Hari ini tiket bioskop hanya seharga sebelas rupiah. Nominal yang sangat murah ketimbang hari biasa yang bisa mencapai 50—75 ribu—kebetulan hari ini juga hari Minggu. Semua orang berebut mendapatkan kuota nonton dengan harga gila tersebut. Murah memang status yang selalu diburu.
            Tapi siang ini, saya memikirkan sesuatu yang amat jauh lebih murah daripada sebelas rupiah. Seminggu lalu, Kotak—teman sekelas saya cerita tentang keluh kesahnya terhadap satu komunitas yang ia jalani. Saat itu, Kotak dan teman-temannya sedang berada dalam satu lingkarang besar. Pada momen itu, mereka didaulat sebagai peserta diskusi santai yang nantinya akan membahas kinerjanya selama beberapa bulan kemarin.
            Sebelum itu, saya juga merupakan salah satu pemburu tiket bioskop sebelas rupiah itu. Pergi ke minimarket guna isi saldo untuk transaksi di aplikasi startup sebagai media pembayaran tiket tersebut. Selang lima menit, kuota penontonnya sudah habis. Saya kira awalnya juga sia-sia, tapi hari Rabu nanti masih ada promo buy 1 get 1. Jadi bisa dibilang, saldo yang saya isi bisa untuk hari esok.

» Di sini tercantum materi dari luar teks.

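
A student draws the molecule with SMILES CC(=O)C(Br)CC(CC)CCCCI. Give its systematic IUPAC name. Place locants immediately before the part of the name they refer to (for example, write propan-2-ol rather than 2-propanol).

The longest carbon chain that includes the carbonyl has 9 carbons, so the parent hydride is nonane.
A ketone (C=O on an internal carbon) is the principal characteristic group, giving the suffix -one.
Number the chain so that numbering from this end puts the carbonyl group at C-2 rather than C-8.
That gives the carbonyl at C-2; a bromo group at C-3; an ethyl group at C-5; an iodo group at C-9.
Prefixes are listed alphabetically: bromo, ethyl, iodo.
The name is 3-bromo-5-ethyl-9-iodononan-2-one.

3-bromo-5-ethyl-9-iodononan-2-one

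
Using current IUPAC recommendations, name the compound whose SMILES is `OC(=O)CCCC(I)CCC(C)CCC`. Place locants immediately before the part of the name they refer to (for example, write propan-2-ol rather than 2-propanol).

The longest chain bearing the –COOH group is 11 carbons long (undecane).
A carboxylic acid (terminal –COOH) is the principal characteristic group, giving the suffix -oic acid.
The numbering direction is chosen so that the carboxylic acid carbon is C-1 by definition.
This places an iodo group at C-5; a methyl group at C-8.
The substituents are ordered alphabetically, ignoring any di-/tri- multipliers.
Putting it together: 5-iodo-8-methylundecanoic acid.

5-iodo-8-methylundecanoic acid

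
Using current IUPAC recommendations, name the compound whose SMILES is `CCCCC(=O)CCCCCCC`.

The longest carbon chain that includes the carbonyl has 12 carbons, so the parent hydride is dodecane.
A ketone (C=O on an internal carbon) is the principal characteristic group, giving the suffix -one.
Number the chain so that numbering from this end puts the carbonyl group at C-5 rather than C-8.
This places the carbonyl at C-5.
Assembling the pieces gives dodecan-5-one.

dodecan-5-one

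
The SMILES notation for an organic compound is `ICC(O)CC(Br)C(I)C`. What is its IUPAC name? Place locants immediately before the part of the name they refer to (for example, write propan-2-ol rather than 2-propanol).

4-bromo-1,5-diiodohexan-2-ol

Counting along the main chain through the –OH group gives 6 carbons: the parent is hexane.
An alcohol (–OH) is the principal characteristic group, giving the suffix -ol.
Choose the numbering such that numbering from this end puts the hydroxyl group at C-2 rather than C-5.
That gives the hydroxyl at C-2; a bromo group at C-4; iodo groups at C-1 and C-5.
The substituents are ordered alphabetically, ignoring any di-/tri- multipliers.
Putting it together: 4-bromo-1,5-diiodohexan-2-ol.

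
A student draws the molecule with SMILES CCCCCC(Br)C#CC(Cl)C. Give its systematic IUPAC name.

The longest chain bearing the multiple bond is 10 carbons long (decane).
The chain contains a C≡C triple bond, so the unsaturation ending is -yne.
Choose the numbering such that numbering from this end puts the triple bond at C-3 rather than C-7.
This places the triple bond between C-3 and C-4; a bromo group at C-5; a chloro group at C-2.
Substituent prefixes are cited in alphabetical order (multiplying prefixes like di-/tri- are ignored for ordering).
Assembling the pieces gives 5-bromo-2-chlorodec-3-yne.

5-bromo-2-chlorodec-3-yne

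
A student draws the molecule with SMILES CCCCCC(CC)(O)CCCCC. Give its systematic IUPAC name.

Counting along the main chain through the –OH group gives 11 carbons: the parent is undecane.
The highest-priority functional group is an alcohol (–OH), so the name ends in -ol.
Both numbering directions give the same locant set; either may be used.
This places the hydroxyl at C-6; an ethyl group at C-6.
Assembling the pieces gives 6-ethylundecan-6-ol.

6-ethylundecan-6-ol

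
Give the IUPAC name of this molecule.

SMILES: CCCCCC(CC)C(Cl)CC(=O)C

4-chloro-5-ethyldecan-2-one

The longest carbon chain that includes the carbonyl has 10 carbons, so the parent hydride is decane.
The highest-priority functional group is a ketone (C=O on an internal carbon), so the name ends in -one.
The numbering direction is chosen so that numbering from this end puts the carbonyl group at C-2 rather than C-9.
That gives the carbonyl at C-2; a chloro group at C-4; an ethyl group at C-5.
Substituent prefixes are cited in alphabetical order (multiplying prefixes like di-/tri- are ignored for ordering).
Assembling the pieces gives 4-chloro-5-ethyldecan-2-one.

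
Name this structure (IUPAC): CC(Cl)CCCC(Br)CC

The parent chain contains 8 carbons (octane).
Choose the numbering such that the substituent locant set {2,6} is lower than {3,7} at the first point of difference.
With this numbering: a bromo group at C-6; a chloro group at C-2.
The substituents are ordered alphabetically, ignoring any di-/tri- multipliers.
Putting it together: 6-bromo-2-chlorooctane.

6-bromo-2-chlorooctane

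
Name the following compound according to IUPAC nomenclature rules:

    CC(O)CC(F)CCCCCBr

9-bromo-4-fluorononan-2-ol

The longest chain bearing the –OH group is 9 carbons long (nonane).
The highest-priority functional group is an alcohol (–OH), so the name ends in -ol.
The numbering direction is chosen so that numbering from this end puts the hydroxyl group at C-2 rather than C-8.
With this numbering: the hydroxyl at C-2; a bromo group at C-9; a fluoro group at C-4.
Prefixes are listed alphabetically: bromo, fluoro.
Putting it together: 9-bromo-4-fluorononan-2-ol.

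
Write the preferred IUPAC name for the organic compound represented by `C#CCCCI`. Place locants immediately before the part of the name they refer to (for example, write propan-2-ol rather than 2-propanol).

Counting along the main chain through the multiple bond gives 5 carbons: the parent is pentane.
There is one C≡C triple bond, indicated by the ending -yne.
The numbering direction is chosen so that numbering from this end puts the triple bond at C-1 rather than C-4.
This places the triple bond between C-1 and C-2; an iodo group at C-5.
Putting it together: 5-iodopent-1-yne.

5-iodopent-1-yne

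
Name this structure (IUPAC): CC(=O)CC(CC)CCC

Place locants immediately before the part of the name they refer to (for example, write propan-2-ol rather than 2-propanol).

4-ethylheptan-2-one

The longest carbon chain that includes the carbonyl has 7 carbons, so the parent hydride is heptane.
The highest-priority functional group is a ketone (C=O on an internal carbon), so the name ends in -one.
Choose the numbering such that numbering from this end puts the carbonyl group at C-2 rather than C-6.
This places the carbonyl at C-2; an ethyl group at C-4.
Putting it together: 4-ethylheptan-2-one.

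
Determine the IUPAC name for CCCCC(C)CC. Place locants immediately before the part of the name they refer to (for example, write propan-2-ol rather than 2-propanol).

The parent chain contains 7 carbons (heptane).
Number the chain so that the substituent locant set {3} is lower than {5} at the first point of difference.
This places a methyl group at C-3.
Assembling the pieces gives 3-methylheptane.

3-methylheptane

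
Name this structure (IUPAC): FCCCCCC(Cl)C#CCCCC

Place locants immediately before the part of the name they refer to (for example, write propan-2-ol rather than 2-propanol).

7-chloro-12-fluorododec-5-yne

The longest chain bearing the multiple bond is 12 carbons long (dodecane).
There is one C≡C triple bond, indicated by the ending -yne.
Choose the numbering such that numbering from this end puts the triple bond at C-5 rather than C-7.
This places the triple bond between C-5 and C-6; a chloro group at C-7; a fluoro group at C-12.
Substituent prefixes are cited in alphabetical order (multiplying prefixes like di-/tri- are ignored for ordering).
Putting it together: 7-chloro-12-fluorododec-5-yne.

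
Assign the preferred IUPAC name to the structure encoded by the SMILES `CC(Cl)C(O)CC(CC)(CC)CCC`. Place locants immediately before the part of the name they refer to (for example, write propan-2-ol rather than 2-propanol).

2-chloro-5,5-diethyloctan-3-ol

The longest chain bearing the –OH group is 8 carbons long (octane).
The highest-priority functional group is an alcohol (–OH), so the name ends in -ol.
The numbering direction is chosen so that numbering from this end puts the hydroxyl group at C-3 rather than C-6.
That gives the hydroxyl at C-3; a chloro group at C-2; two ethyl groups at C-5.
Substituent prefixes are cited in alphabetical order (multiplying prefixes like di-/tri- are ignored for ordering).
Assembling the pieces gives 2-chloro-5,5-diethyloctan-3-ol.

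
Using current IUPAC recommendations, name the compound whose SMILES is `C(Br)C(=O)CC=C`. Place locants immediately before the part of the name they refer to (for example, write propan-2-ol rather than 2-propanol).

Counting along the main chain through the carbonyl and the multiple bond gives 5 carbons: the parent is pentane.
The highest-priority functional group is a ketone (C=O on an internal carbon), so the name ends in -one.
A C=C double bond in the chain gives the infix -ene-.
Choose the numbering such that numbering from this end puts the carbonyl group at C-2 rather than C-4.
This places the carbonyl at C-2; the double bond between C-4 and C-5; a bromo group at C-1.
Assembling the pieces gives 1-bromopent-4-en-2-one.

1-bromopent-4-en-2-one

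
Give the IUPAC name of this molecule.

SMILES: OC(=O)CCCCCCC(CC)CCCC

8-ethyldodecanoic acid

Counting along the main chain through the –COOH group gives 12 carbons: the parent is dodecane.
The principal characteristic group is a carboxylic acid (terminal –COOH), named with the suffix -oic acid.
Choose the numbering such that the carboxylic acid carbon is C-1 by definition.
That gives an ethyl group at C-8.
Assembling the pieces gives 8-ethyldodecanoic acid.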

            Tapi, pesan masuk dari Kotak di ponsel saya. Isinya hanya sebuah pesan terusan tentang bahaya mabuk dengan air rebusan pembalut. Saya sudah baca artikelnya semalam. Seminggu lalu saat Kotak berkumpul dengan komunitasnya, ia berkata kepada saya bahwa hal paling murah di muka bumi ini adalah permintaan maaf.
            Yang saya ceritakan disini mungkin hanya sebagian karena saya tidak berada di lingkaran itu sebagaimana Kotak. Katanya, pada diskusi itu, teman-temannya banyak yang meminta maaf atas kesalahan dan kelalaiannya selama masa menjabat. Awalnya Kotak terharu dan tersentuh karena orang-orang di lingkaran itu dengan rendah hati mau mengungkapkan permintaan maaf atas kesalahannya. Tapi, yang saya tangkap justru semakin lama permintaan maaf semakin murah. Kotak dalam pertengahan cerita menunjukan kekesalannya karena ia merasa aktif dalam komunitasnya. Memang sebagai sahabat, saya melihatnya sebagai pribadi yang ulet dan rajin dalam menangani kegiatan di komunitasnya.
            Dalam lingkaran itu, ia melihat kawanannya menceritakan alasan kelalaian mereka dalam bekerja di komunitasnya. Bahkan ada yang sampai menangis tersedu-sedu sehingga Kotak tidak bisa mendengar dengan jelas apa yang diucapkannya. Namun, seperti ada formasi di dalamnya. Setelah mereka menceritakan alasan, kata terakhir dalam setiap penyampaiannya adalah meminta maaf. Dalam hal ini, Kotak benar-benar menunjukan kemarahannya pada saya.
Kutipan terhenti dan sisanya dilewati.